For $A$ to have an inverse, the following equation must be true:
$$
\begin{bmatrix}
a & b \\
c & d
\end{bmatrix} \begin{bmatrix}
w & x \\
y & z
\end{bmatrix} = \begin{bmatrix}
1 & 0 \\
0 & 1
\end{bmatrix}
$$
Simplifying, we get that:
$$
\begin{bmatrix}
aw + by & ax + bz \\
cw + dy & cx+dz
\end{bmatrix} = \begin{bmatrix}
1 & 0 \\
0 & 1
\end{bmatrix}
$$
We get the following system of equations:
$aw+by =1$
$ax+bz = 0$
$cw+dy =0$
$cx+dz=1$
We can solve it to get that:
$w = \frac{d}{ad-bc}$
$x = \frac{-b}{ad-bc}$
$y = \frac{-c}{ad-bc}$
$z = \frac{a}{ad-bc}$
We can put this back into the matrix to get that:
$$
A^{-1} = \frac{1}{ad-bc}\begin{bmatrix}
d & -b \\
-c & a
\end{bmatrix}
$$
### 1.2.13
Building off of the last problem, we know that
$$A^{-1} = \frac{1}{ad-bc}\begin{bmatrix}
d & -b \\
-c & a
\end{bmatrix}$$
For a matrix to be invertible, it needs to have a left and right inverse that are the same, equal to the matrix we have above.
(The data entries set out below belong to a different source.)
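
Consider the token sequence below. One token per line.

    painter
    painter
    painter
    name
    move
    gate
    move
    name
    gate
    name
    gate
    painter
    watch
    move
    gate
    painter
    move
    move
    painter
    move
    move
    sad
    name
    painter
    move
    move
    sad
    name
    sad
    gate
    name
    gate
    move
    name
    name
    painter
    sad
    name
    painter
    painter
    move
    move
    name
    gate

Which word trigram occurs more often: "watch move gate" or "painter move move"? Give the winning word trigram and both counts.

"painter move move" (4 vs 1)

"watch move gate": 1 occurrence
"painter move move": 4 occurrences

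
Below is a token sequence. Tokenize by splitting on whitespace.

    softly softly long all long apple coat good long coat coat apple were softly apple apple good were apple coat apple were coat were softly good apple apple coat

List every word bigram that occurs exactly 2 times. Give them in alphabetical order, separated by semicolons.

apple apple; apple were; coat apple; were softly

Bigram counts meeting the condition (exactly 2 times):
  apple apple: 2
  apple were: 2
  coat apple: 2
  were softly: 2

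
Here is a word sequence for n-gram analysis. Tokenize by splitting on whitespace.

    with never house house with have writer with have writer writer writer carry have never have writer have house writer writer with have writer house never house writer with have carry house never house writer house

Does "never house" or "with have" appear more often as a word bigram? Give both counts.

"with have" (4 vs 3)

"never house": 3 occurrences
"with have": 4 occurrences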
If the determinant, $ad-bc$ is equal to zero, we get division by zero, we show that the inverse does not exist for that case.
### 1.2.15
Show that $\begin{bmatrix}1 & a & b \\ 0 & 1 & c \\ 0 & 0 & 1\end{bmatrix}$ has an inverse of form $\begin{bmatrix}1 & x & y \\ 0 & 1 & z \\ 0 & 0 & 1\end{bmatrix}$. For the matrix to be an inverse, the following has to be true:
$$
\begin{bmatrix}1 & a & b \\ 0 & 1 & c \\ 0 & 0 & 1\end{bmatrix}\begin{bmatrix}1 & x & y \\ 0 & 1 & z \\ 0 & 0 & 1\end{bmatrix} = \begin{bmatrix}
1 & 0 & 0 \\
0 & 1 & 0 \\
0 & 0 & 1
\end{bmatrix}
$$
We can multiply the two matrices:
$$
\begin{bmatrix}
1 & x+a & y+az+b \\
0 & 1 & z+c \\
0 & 0 & 1
\end{bmatrix} = \begin{bmatrix}
1 & 0 & 0 \\
0 & 1 & 0 \\
0 & 0 & 1
\end{bmatrix}
$$
We get that $x+a=0$, $z+c=0$, and $y+az+b=0$. Therefore, $x=-a$, $z=-c$, $y=ac-b$.
Therefore, you get that the inverse of the matrix is of form:
$$
\begin{bmatrix}
1 & -a & ac-b \\
0 & 1 & -c \\
0 & 0 & 1
\end{bmatrix}
$$